# Weber Heads



## Biss-Ness (Aug 26, 2015)

Would there be any interest in these re-cast weber heads and aluminum elbows? Let me know and I can get with a local pattern shop to get a production cost and lead time.

Thanks


----------



## whizzer_motorbike_fan (Aug 26, 2015)

Sent a pm! I would be interested in a weber head.


----------



## bricycle (Aug 26, 2015)

will they come machined, ready to use?


----------



## Biss-Ness (Aug 26, 2015)

My understanding is they they will can be offered both ways.
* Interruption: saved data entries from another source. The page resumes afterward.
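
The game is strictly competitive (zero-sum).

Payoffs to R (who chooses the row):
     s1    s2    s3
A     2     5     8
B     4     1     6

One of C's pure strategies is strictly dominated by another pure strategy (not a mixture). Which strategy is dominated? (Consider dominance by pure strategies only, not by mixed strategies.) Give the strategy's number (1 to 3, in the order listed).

C prefers columns that give R less. Compare s3 with s1: 2 < 8, 4 < 6.
So s1 strictly dominates s3 for C; s3 is strictly dominated.

3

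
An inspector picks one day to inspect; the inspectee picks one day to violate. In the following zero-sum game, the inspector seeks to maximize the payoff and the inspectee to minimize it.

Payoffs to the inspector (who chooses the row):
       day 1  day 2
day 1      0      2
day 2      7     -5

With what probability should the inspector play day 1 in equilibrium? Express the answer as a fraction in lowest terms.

Row minima are 0 and -5, so the inspector's maximin is 0; column maxima are 7 and 2, so the inspectee's minimax is 2. These differ, so the equilibrium is in mixed strategies.
Let the inspector play day 1 with probability p. The inspectee is indifferent when 7(1−p) = 2p − 5(1−p), giving p = 6/7.

6/7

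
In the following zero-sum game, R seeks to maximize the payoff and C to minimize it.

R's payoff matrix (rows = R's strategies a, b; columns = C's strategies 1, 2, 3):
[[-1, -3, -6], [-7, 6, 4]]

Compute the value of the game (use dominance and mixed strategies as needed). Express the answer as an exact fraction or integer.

-23/8

Column 2 is strictly dominated by 3 for C (it gives R more in every row).
The remaining 2×2 game on (a, b) × (1, 3) has no saddle point. Let R play a with probability p; indifference gives −p − 7(1−p) = −6p + 4(1−p), so p = 11/16.
Similarly C's optimal q on 1 is 5/8, and the value is -1·(5/8) + (-6)·(3/8) = -23/8.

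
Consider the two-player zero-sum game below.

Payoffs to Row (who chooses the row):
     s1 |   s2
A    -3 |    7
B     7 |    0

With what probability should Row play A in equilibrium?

Row minima are -3 and 0, so Row's maximin is 0; column maxima are 7 and 7, so Column's minimax is 7. These differ, so the equilibrium is in mixed strategies.
Let Row play A with probability p. Column is indifferent when −3p + 7(1−p) = 7p, giving p = 7/17.

7/17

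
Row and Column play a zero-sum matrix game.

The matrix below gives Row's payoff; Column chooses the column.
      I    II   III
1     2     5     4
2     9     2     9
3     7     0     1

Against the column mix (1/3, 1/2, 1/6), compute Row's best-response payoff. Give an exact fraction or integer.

1: (2)·(1/3) + (5)·(1/2) + (4)·(1/6) = 23/6.
2: (9)·(1/3) + (2)·(1/2) + (9)·(1/6) = 11/2.
3: (7)·(1/3) + (0)·(1/2) + (1)·(1/6) = 5/2.
The best pure response is 2 with expected payoff 11/2.

11/2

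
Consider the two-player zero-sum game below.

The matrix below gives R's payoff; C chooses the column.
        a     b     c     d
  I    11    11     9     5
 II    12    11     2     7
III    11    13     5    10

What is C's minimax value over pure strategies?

The worst case (largest entry) in each column is a: 12, b: 13, c: 9, d: 10.
The best (smallest) of these is 9.

9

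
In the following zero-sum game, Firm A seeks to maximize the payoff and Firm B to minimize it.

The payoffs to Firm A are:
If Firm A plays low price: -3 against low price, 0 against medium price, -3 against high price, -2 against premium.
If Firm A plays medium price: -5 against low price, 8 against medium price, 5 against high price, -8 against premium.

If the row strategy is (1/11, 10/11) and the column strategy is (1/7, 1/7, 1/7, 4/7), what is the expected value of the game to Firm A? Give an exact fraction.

-254/77

Against (1/7, 1/7, 1/7, 4/7), each row's expected payoff is low price: -2; medium price: -24/7.
Taking the (1/11, 10/11)-weighted average: (1/11)·(-2) + (10/11)·(-24/7) = -254/77.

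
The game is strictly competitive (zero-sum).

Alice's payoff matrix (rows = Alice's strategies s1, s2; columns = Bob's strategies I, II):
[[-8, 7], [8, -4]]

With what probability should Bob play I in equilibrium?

Row minima are -8 and -4, so Alice's maximin is -4; column maxima are 8 and 7, so Bob's minimax is 7. These differ, so the equilibrium is in mixed strategies.
Let Bob play I with probability q. Alice is indifferent when −8q + 7(1−q) = 8q − 4(1−q), giving q = 11/27.

11/27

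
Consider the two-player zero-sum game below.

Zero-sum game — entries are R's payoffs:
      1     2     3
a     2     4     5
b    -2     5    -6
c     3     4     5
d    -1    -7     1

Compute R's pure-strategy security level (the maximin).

The worst-case payoff for each row is a: 2, b: -6, c: 3, d: -7.
The best of these is 3.

3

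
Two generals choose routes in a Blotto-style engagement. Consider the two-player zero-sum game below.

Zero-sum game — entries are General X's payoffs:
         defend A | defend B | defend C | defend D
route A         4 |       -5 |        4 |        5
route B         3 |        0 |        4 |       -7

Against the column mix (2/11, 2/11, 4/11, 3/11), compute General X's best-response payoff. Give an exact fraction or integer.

route A: (4)·(2/11) + (-5)·(2/11) + (4)·(4/11) + (5)·(3/11) = 29/11.
route B: (3)·(2/11) + (0)·(2/11) + (4)·(4/11) + (-7)·(3/11) = 1/11.
The best pure response is route A with expected payoff 29/11.

29/11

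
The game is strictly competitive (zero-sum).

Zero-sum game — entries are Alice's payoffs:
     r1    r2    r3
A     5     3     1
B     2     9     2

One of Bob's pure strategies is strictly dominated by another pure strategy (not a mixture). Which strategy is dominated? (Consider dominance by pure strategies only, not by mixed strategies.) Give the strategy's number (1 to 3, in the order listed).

2

Bob prefers columns that give Alice less. Compare r2 with r3: 1 < 3, 2 < 9.
So r3 strictly dominates r2 for Bob; r2 is strictly dominated.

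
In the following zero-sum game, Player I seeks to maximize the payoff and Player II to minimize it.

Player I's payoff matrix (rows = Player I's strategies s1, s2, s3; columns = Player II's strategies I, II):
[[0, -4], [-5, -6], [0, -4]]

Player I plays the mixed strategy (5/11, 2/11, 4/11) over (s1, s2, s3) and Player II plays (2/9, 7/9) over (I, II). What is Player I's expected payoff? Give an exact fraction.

Against (2/9, 7/9), each row's expected payoff is s1: -28/9; s2: -52/9; s3: -28/9.
Taking the (5/11, 2/11, 4/11)-weighted average: (5/11)·(-28/9) + (2/11)·(-52/9) + (4/11)·(-28/9) = -356/99.

-356/99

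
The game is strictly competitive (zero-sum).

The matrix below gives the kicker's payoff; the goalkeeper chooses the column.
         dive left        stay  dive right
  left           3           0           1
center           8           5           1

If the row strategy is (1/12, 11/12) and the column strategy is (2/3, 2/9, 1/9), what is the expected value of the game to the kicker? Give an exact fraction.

167/27

Against (2/3, 2/9, 1/9), each row's expected payoff is left: 19/9; center: 59/9.
Taking the (1/12, 11/12)-weighted average: (1/12)·(19/9) + (11/12)·(59/9) = 167/27.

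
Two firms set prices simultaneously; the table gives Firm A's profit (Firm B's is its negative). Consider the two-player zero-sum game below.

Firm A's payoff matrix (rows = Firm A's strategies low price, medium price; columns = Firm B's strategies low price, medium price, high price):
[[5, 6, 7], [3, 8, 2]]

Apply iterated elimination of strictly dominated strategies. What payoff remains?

Column medium price is strictly dominated by low price for Firm B (5<6, 3<8); eliminate medium price.
Row medium price is strictly dominated by row low price (5>3, 7>2); eliminate medium price.
Column high price is strictly dominated by low price for Firm B (5<7); eliminate high price.
Only (low price, low price) remains, with payoff 5.

5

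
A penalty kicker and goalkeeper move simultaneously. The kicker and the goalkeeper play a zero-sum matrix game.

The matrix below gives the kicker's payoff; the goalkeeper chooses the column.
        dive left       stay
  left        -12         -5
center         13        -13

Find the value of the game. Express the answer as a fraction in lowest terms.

-221/33

Row minima are -12 and -13, so the kicker's maximin is -12; column maxima are 13 and -5, so the goalkeeper's minimax is -5. These differ, so the equilibrium is in mixed strategies.
Let the kicker play left with probability p. The goalkeeper is indifferent when −12p + 13(1−p) = −5p − 13(1−p), giving p = 26/33.
Let the goalkeeper play dive left with probability q. The kicker is indifferent when −12q − 5(1−q) = 13q − 13(1−q), giving q = 8/33.
The value is -12·(8/33) + (-5)·(25/33) = -221/33.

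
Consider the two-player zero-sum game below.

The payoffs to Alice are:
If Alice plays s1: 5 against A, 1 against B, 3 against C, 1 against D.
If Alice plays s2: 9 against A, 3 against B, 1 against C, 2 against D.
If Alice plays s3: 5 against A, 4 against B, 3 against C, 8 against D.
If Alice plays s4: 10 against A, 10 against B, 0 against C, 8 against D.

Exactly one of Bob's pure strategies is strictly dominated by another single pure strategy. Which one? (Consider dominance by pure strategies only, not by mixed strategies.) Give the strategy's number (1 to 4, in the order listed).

Bob prefers columns that give Alice less. Compare A with C: 3 < 5, 1 < 9, 3 < 5, 0 < 10.
So C strictly dominates A for Bob; A is strictly dominated.

1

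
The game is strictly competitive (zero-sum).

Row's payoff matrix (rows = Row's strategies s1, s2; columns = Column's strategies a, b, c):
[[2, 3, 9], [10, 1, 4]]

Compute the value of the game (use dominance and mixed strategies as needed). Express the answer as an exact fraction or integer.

14/5

Column c is strictly dominated by b for Column (it gives Row more in every row).
The remaining 2×2 game on (s1, s2) × (a, b) has no saddle point. Let Row play s1 with probability p; indifference gives 2p + 10(1−p) = 3p + (1−p), so p = 9/10.
Similarly Column's optimal q on a is 1/5, and the value is 2·(1/5) + (3)·(4/5) = 14/5.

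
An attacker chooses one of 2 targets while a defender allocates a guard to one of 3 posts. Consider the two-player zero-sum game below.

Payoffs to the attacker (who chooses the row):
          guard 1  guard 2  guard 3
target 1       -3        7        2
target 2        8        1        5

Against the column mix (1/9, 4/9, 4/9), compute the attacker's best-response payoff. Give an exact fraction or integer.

11/3

target 1: (-3)·(1/9) + (7)·(4/9) + (2)·(4/9) = 11/3.
target 2: (8)·(1/9) + (1)·(4/9) + (5)·(4/9) = 32/9.
The best pure response is target 1 with expected payoff 11/3.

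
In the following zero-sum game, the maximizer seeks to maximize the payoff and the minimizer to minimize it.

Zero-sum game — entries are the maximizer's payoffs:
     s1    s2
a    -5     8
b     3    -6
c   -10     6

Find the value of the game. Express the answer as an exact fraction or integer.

-3/11

Row c is strictly dominated by row a, so the maximizer never plays it.
The remaining 2×2 game on (a, b) × (s1, s2) has no saddle point. Let the maximizer play a with probability p; indifference gives −5p + 3(1−p) = 8p − 6(1−p), so p = 9/22.
Similarly the minimizer's optimal q on s1 is 7/11, and the value is -5·(7/11) + (8)·(4/11) = -3/11.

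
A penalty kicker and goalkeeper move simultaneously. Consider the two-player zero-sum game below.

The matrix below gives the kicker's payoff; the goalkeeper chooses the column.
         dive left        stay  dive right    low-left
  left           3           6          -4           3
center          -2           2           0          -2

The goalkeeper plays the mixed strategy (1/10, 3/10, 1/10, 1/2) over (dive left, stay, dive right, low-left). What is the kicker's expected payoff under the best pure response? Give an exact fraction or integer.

16/5

left: (3)·(1/10) + (6)·(3/10) + (-4)·(1/10) + (3)·(1/2) = 16/5.
center: (-2)·(1/10) + (2)·(3/10) + (0)·(1/10) + (-2)·(1/2) = -3/5.
The best pure response is left with expected payoff 16/5.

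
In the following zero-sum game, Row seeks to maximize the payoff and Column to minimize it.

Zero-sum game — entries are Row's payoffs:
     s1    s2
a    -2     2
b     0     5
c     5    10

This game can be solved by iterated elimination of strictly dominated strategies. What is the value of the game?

Row a is strictly dominated by row b (0>-2, 5>2); eliminate a.
Row b is strictly dominated by row c (5>0, 10>5); eliminate b.
Column s2 is strictly dominated by s1 for Column (5<10); eliminate s2.
Only (c, s1) remains, with payoff 5.

5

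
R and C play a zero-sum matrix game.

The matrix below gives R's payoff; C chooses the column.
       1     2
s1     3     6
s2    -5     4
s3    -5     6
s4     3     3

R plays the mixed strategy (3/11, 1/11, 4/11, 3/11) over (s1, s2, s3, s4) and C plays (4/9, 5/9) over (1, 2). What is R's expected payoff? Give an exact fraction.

247/99

Against (4/9, 5/9), each row's expected payoff is s1: 14/3; s2: 0; s3: 10/9; s4: 3.
Taking the (3/11, 1/11, 4/11, 3/11)-weighted average: (3/11)·(14/3) + (1/11)·(0) + (4/11)·(10/9) + (3/11)·(3) = 247/99.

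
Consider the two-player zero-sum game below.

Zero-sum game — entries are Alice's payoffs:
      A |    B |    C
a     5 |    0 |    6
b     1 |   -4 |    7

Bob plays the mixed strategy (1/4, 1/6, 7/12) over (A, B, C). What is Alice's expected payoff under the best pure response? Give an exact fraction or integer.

19/4

a: (5)·(1/4) + (0)·(1/6) + (6)·(7/12) = 19/4.
b: (1)·(1/4) + (-4)·(1/6) + (7)·(7/12) = 11/3.
The best pure response is a with expected payoff 19/4.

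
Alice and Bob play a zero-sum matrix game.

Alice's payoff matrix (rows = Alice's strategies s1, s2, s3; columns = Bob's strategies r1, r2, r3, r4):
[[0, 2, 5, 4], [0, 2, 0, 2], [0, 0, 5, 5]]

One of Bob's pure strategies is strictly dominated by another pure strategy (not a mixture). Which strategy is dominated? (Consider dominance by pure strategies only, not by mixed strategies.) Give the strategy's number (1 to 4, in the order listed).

Bob prefers columns that give Alice less. Compare r4 with r1: 0 < 4, 0 < 2, 0 < 5.
So r1 strictly dominates r4 for Bob; r4 is strictly dominated.

4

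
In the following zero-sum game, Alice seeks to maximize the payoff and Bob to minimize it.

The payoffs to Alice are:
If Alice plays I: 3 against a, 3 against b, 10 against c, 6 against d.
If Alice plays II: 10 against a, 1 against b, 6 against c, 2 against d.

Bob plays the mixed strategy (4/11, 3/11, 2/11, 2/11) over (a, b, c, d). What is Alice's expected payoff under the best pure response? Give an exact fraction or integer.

59/11

I: (3)·(4/11) + (3)·(3/11) + (10)·(2/11) + (6)·(2/11) = 53/11.
II: (10)·(4/11) + (1)·(3/11) + (6)·(2/11) + (2)·(2/11) = 59/11.
The best pure response is II with expected payoff 59/11.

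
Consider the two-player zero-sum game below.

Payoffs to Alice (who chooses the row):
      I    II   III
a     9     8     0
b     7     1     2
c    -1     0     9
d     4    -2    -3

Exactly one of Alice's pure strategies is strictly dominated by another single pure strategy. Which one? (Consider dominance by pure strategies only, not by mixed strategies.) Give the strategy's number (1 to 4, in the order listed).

Compare d with a: 9 > 4, 8 > -2, 0 > -3.
So a strictly dominates d for Alice; d is strictly dominated.

4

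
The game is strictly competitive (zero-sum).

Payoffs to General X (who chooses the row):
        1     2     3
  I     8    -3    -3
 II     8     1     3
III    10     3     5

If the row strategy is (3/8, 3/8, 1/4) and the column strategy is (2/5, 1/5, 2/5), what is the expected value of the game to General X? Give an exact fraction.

39/10

Against (2/5, 1/5, 2/5), each row's expected payoff is I: 7/5; II: 23/5; III: 33/5.
Taking the (3/8, 3/8, 1/4)-weighted average: (3/8)·(7/5) + (3/8)·(23/5) + (1/4)·(33/5) = 39/10.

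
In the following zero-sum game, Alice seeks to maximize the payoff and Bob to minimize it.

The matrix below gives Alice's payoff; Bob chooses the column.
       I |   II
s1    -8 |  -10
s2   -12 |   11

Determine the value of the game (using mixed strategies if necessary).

Row minima are -10 and -12, so Alice's maximin is -10; column maxima are -8 and 11, so Bob's minimax is -8. These differ, so the equilibrium is in mixed strategies.
Let Alice play s1 with probability p. Bob is indifferent when −8p − 12(1−p) = −10p + 11(1−p), giving p = 23/25.
Let Bob play I with probability q. Alice is indifferent when −8q − 10(1−q) = −12q + 11(1−q), giving q = 21/25.
The value is -8·(21/25) + (-10)·(4/25) = -208/25.

-208/25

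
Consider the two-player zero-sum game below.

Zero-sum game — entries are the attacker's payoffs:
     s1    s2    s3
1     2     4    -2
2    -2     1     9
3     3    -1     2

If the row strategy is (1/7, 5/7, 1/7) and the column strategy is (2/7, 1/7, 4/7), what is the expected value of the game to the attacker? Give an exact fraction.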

They also mentioned they could drill for smaller spark plugs if needed.


----------



## THE STIG (Aug 26, 2015)

what compression ratio ...........


----------



## whizzer_motorbike_fan (Aug 26, 2015)

How much would it cost for one drilled out exactly like an original?


----------



## bricycle (Aug 26, 2015)

They will need to be a certain alloy. I believe as some aluminum will turn to liquid at 1100? degrees... used aluminim once for exhaust, darn thing disintigrated. lol.


----------



## Whizzerick (Aug 26, 2015)

I have an original Weber head and it is NOT cast aluminum... It's cast in silicon bronze.


----------



## scrubbinrims (Aug 26, 2015)

I'm guessing I can only cook one hamburger at a time on this grill?
Chris


----------



## Whizzerick (Aug 26, 2015)

Not my bike, but a Weber head on an early Pacemaker:





Somebody did a batch of those in the '90's, in aluminum. 
I think there may be more repro Weber heads out there than originals...


----------



## whizzer_motorbike_fan (Jul 7, 2016)

What ever happened with these? Were you ever able to get any Weber heads made?


----------